Le museau n'est pas allongé et la bouche extrêmement large et prognathe. Quatre barbillons mentonniers et 2 longs barbillons s'insérant sur la mâchoire supérieure sont observables.
La nageoire dorsale est toute petite, la nageoire adipeuse est absente. Inversement, une très longue nageoire anale longe le corps par le ventre pour atteindre antérieurement le niveau de la cavité viscérale, très courte. Les nageoires pectorales sont bien développées et arrondies.
La partie antérieure du corps est massive mais celui-ci s'effile vers l'arrière. La robe, sombre, présente des marbrures grises sur un fond brun.

Le silure appartient à l'ordre des Siluriformes et à la famille des Siluridés.
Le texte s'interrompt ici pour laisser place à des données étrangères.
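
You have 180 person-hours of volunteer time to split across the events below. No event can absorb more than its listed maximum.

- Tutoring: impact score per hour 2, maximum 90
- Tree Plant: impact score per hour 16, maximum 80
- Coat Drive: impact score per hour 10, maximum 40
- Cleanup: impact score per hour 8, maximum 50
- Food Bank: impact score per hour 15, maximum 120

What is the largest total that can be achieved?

2780

Order the events by impact score per hour: Tree Plant 16 > Food Bank 15 > Coat Drive 10 > Cleanup 8 > Tutoring 2.
Tree Plant takes 80 to reach its cap of 80 ; 100 left.
Only 100 left; Food Bank takes them to reach 100.
Total = 16×80 + 15×100 = 2780.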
Les poissons de l'ordre des Siluriformes ont une peau soit nue soit couverte de plaques. Iles ont des barbillons autour de la bouche (jusqu'à 4 paires).
Les Siluridés se reconnaissent à leur petite nageoire dorsale (en général moins de 7 rayons) et à l'absence de nageoire adipeuse. Cent espèces d'Europe et d'Asie appartiennent à cette famille.

C'est un poisson essentiellement benthique qui fréquente les grands lacs et les grandes rivières. Occasionnellement on le rencontre en eaux saumâtres.
Les fosses regroupent souvent de nombreux spécimens qui restent au fond durant la journée mais deviennent plus actifs durant la nuit.

Les pêcheurs sportifs introduisent cette espèce un peu partout, parfois trop vite, sans possibilité d'estimer l'impact de son introduction sur les espèces déjà présentes.
La prudence s'impose avant d'introduire un animal de cette taille là où le plus grand prédateur indigène mesure le tiers d'un silure.
Le silure attaque des Cyprinidés adultes comme les brèmes, les tanches et les carpes. Consommer un poisson de plusieurs kilogrammes ne lui fait pas peur. Les écrevisses, les oiseaux, les mammifères sont également ingérés. La consommation de géniteurs des espèces de poissons précités peut entraîner une baisse de leurs populations et toute introduction de silure ne doit pas être prise à la légère.
Le silure se reproduit de mai à juin. Le mâle creuse une petite dépression dans le substrat où la femelle dépose ses oeufs. Ils seront gardés par le mâle jusqu'à l'éclosion.

Le silure atteint la taille de 5 mètres et dépasse les 300 kilogrammes. Il peut vivre 30 ans.